After her first-round loss, bunnyhugger took four wins in a row. Then her slump began, on Dungeons and Dragons, the brand-new Stern game with a red dragon playfield prop that rumor says sometimes catches on fire, which is way too thematic. The game has only been arriving on venues the last week or two, so nobody knows how to play it yet, and even if you've touched the game the rules might have changed since last time.
bunnyhugger lost this one, in part because once you qualify Dragon Multiball by hitting the dragon enough you actually start the multiball by doing something else and she didn't know what the something else was. (It's a right orbit shot, captured by a magnet to start the real chaos.) The game seems fun, though. Among other elements you get a character that, if you log in using Stern's user-tracking system, can persist and build up game to game. And the game narrates in a fun way, like, you encounter an owlbear! Or you sneak into the kobold camp. When you finish an adventure it even describes, like, you witness the freed kobolds walking out, mechanically but happily. I don't know if there's an overarching story connecting modules together but it seems plausible that there might be. This is a game to watch.
That loss started her losing streak for the night, which got to only three games before she faced me, on Flash Gordon, and whomped me down hard. RLM's Flash Gordon has been extensively renovated, given a new outer cabinet and pop bumpers and lights and all so that it looks, and has the feel, of a brand-new game with a 1980 layout. It's a lot of fun to play and I'm sorry I didn't get to. But it got bunnyhugger back in the winning ways.
Almost. Her next game, while I was losing on Baby Pac-Man, was Tales From The Crypt, against DOM, one of the state's top players and he put up an uproariously high score. bunnyhugger, to her credit, stepped up too, putting up a game that would have beaten almost anyone else, and that on a game she really doesn't know the rules to. (Tales From The Crypt is a 90s Data East game, so the scoring is all mysterious and arbitrary and a lot of the modes don't really play well. Not so bad as 90s Gottlieb games, but clearly the second tier for the decade.) And that moral victory was her last loss of the night; she enjoyed four more wins in a row, leaving her with nine wins for the night and a comfortable ranking, eighth of the 12 people going to playoffs. Last time, after just missing playoffs, she said all she wanted was to make it into the first round and she had done that with ease.
How that first round went I intend to share with you tomorrow.
But for today? Yes, it's Dollywood pictures I hope to share with you. If you don't see them, then that went wrong.
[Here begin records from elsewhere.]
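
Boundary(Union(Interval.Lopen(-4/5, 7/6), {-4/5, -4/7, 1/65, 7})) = {-4/5, 7/6, 7}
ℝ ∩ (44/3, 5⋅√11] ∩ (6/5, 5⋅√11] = (44/3, 5⋅√11]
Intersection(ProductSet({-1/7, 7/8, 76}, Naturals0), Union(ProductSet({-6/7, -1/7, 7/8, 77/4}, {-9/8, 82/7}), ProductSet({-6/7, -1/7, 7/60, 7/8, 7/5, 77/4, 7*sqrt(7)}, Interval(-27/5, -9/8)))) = EmptySet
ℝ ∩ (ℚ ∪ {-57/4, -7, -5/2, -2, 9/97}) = ℚ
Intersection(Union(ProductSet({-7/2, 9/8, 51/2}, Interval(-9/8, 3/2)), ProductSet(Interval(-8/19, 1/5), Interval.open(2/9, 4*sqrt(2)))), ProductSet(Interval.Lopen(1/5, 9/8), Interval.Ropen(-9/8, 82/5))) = ProductSet({9/8}, Interval(-9/8, 3/2))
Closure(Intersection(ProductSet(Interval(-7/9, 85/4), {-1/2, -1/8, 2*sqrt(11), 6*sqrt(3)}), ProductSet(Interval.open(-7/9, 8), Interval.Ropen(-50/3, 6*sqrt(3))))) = ProductSet(Interval(-7/9, 8), {-1/2, -1/8, 2*sqrt(11)})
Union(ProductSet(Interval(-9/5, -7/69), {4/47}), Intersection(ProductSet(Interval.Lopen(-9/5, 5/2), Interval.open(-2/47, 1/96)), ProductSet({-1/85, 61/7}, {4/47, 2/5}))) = ProductSet(Interval(-9/5, -7/69), {4/47})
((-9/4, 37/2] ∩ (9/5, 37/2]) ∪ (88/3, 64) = (9/5, 37/2] ∪ (88/3, 64)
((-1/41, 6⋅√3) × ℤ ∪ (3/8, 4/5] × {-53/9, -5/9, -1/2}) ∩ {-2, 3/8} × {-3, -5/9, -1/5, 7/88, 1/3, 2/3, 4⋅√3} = {3/8} × {-3}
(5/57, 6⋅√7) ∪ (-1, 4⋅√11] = (-1, 6⋅√7)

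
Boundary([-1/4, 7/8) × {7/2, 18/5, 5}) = [-1/4, 7/8] × {7/2, 18/5, 5}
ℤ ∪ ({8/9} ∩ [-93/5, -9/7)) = ℤ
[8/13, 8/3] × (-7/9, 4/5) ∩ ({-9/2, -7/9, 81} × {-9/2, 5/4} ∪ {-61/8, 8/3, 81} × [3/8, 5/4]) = {8/3} × [3/8, 4/5)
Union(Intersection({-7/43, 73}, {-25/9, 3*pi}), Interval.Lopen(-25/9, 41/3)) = Interval.Lopen(-25/9, 41/3)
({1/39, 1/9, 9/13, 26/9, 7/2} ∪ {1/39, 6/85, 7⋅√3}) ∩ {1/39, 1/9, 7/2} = {1/39, 1/9, 7/2}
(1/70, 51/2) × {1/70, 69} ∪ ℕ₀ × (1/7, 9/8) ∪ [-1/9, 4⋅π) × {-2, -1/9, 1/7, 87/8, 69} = (ℕ₀ × (1/7, 9/8)) ∪ ((1/70, 51/2) × {1/70, 69}) ∪ ([-1/9, 4⋅π) × {-2, -1/9, 1/7, 87/8, 69})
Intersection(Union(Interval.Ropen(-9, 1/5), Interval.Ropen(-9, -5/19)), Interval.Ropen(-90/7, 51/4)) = Interval.Ropen(-9, 1/5)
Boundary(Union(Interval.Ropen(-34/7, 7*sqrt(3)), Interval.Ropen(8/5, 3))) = {-34/7, 7*sqrt(3)}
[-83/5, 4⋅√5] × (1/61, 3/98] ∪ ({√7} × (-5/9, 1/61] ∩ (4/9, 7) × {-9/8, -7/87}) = ({√7} × {-7/87}) ∪ ([-83/5, 4⋅√5] × (1/61, 3/98])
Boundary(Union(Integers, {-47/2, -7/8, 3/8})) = Union({-47/2, -7/8, 3/8}, Integers)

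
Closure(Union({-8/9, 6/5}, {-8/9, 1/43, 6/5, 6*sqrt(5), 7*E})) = {-8/9, 1/43, 6/5, 6*sqrt(5), 7*E}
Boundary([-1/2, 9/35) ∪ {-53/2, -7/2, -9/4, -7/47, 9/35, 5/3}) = {-53/2, -7/2, -9/4, -1/2, 9/35, 5/3}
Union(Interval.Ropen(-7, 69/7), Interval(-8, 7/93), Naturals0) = Union(Interval.Ropen(-8, 69/7), Naturals0)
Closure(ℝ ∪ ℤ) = ℝ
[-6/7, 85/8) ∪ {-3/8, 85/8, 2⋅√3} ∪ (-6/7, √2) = [-6/7, 85/8]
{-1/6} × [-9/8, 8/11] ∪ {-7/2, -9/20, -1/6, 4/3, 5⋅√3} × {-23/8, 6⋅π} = ({-1/6} × [-9/8, 8/11]) ∪ ({-7/2, -9/20, -1/6, 4/3, 5⋅√3} × {-23/8, 6⋅π})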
Construction fence protecting us from seeing whatever dust they might have beyond. Also a quote about inspiration from Dolly Parton. Ah, but what's behind there? Let's just look ...

Huh. It's dust. How about that?

A little hatching-birdies prop that's a natural photo site. Also something for kids to climb all over, which you need at parks.
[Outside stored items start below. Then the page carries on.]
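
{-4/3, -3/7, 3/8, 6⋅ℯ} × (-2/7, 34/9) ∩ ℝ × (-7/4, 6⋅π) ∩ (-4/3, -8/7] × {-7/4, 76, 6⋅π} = ∅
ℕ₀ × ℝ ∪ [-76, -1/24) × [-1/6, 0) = (ℕ₀ × ℝ) ∪ ([-76, -1/24) × [-1/6, 0))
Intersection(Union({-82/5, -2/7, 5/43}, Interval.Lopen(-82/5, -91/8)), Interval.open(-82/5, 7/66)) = Union({-2/7}, Interval.Lopen(-82/5, -91/8))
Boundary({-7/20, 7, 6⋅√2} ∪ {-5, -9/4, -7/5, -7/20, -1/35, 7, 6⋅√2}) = {-5, -9/4, -7/5, -7/20, -1/35, 7, 6⋅√2}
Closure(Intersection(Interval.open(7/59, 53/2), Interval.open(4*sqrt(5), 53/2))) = Interval(4*sqrt(5), 53/2)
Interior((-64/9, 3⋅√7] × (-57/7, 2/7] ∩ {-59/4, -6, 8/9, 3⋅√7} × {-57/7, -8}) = ∅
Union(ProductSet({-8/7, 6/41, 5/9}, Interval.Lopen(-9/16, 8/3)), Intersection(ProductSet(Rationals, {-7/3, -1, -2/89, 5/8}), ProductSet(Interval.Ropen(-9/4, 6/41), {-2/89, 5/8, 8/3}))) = Union(ProductSet({-8/7, 6/41, 5/9}, Interval.Lopen(-9/16, 8/3)), ProductSet(Intersection(Interval.Ropen(-9/4, 6/41), Rationals), {-2/89, 5/8}))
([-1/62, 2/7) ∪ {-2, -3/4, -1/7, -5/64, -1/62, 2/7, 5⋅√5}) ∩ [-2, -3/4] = {-2, -3/4}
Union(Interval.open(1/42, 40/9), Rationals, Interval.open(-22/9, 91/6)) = Union(Interval(-22/9, 91/6), Rationals)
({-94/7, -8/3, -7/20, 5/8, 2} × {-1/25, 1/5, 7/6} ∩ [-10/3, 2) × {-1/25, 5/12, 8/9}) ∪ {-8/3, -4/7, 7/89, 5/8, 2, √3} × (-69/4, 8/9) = ({-8/3, -7/20, 5/8} × {-1/25}) ∪ ({-8/3, -4/7, 7/89, 5/8, 2, √3} × (-69/4, 8/9))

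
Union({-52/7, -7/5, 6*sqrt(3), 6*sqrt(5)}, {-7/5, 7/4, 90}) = {-52/7, -7/5, 7/4, 90, 6*sqrt(3), 6*sqrt(5)}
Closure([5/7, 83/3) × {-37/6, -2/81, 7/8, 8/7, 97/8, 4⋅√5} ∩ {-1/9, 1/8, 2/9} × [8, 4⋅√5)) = ∅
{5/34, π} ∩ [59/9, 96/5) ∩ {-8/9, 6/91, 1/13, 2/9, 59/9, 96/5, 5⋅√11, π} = ∅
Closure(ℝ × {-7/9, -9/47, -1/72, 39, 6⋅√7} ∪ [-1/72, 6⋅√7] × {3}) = ([-1/72, 6⋅√7] × {3}) ∪ (ℝ × {-7/9, -9/47, -1/72, 39, 6⋅√7})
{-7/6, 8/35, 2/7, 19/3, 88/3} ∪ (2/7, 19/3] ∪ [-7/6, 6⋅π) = [-7/6, 6⋅π) ∪ {88/3}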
More walkways, with one of the loops of Wild Eagle in the distance. From this, can you reconstruct the geography of Dollywood?

Returning to Wildwood Grove. This is a fountain near the front of the area that also has the vibe of being a lyre, thanks to the dribbling water. Really clever idea.

I also photographed it from this angle because I thought it'd be easier to see that there is water there and not just a tree branch or vine.
Trivia: Arlie Latham, who died in 1952 at the age of 93, was the last major league baseball player alive to have batted against pitchers who were throwing from only 45 feet away, rather than the approximately 60 feet it has used since 1893. Source: The Beer and Whiskey League: The Illustrated History of the American Association - Baseball's Renegade Major League, David Nemec. Latham played for the Saint Louis team in the American Association for several years, as well as several National League teams. The pitcher was moved to 50 feet from the batter in 1888.
Currently Reading: Lost Popeye Zine Volume 53: Pturkey Island, Tom Sims, Bela Zaboly, Editor Stephanie Noelle. This story has way more age regression than I expect even given that a story or two ago they spent a lot of time looking over baby photos so I know they figured out character models for everyone. You'd think Poopdeck Pappy As An Infant would be enough for a story, though.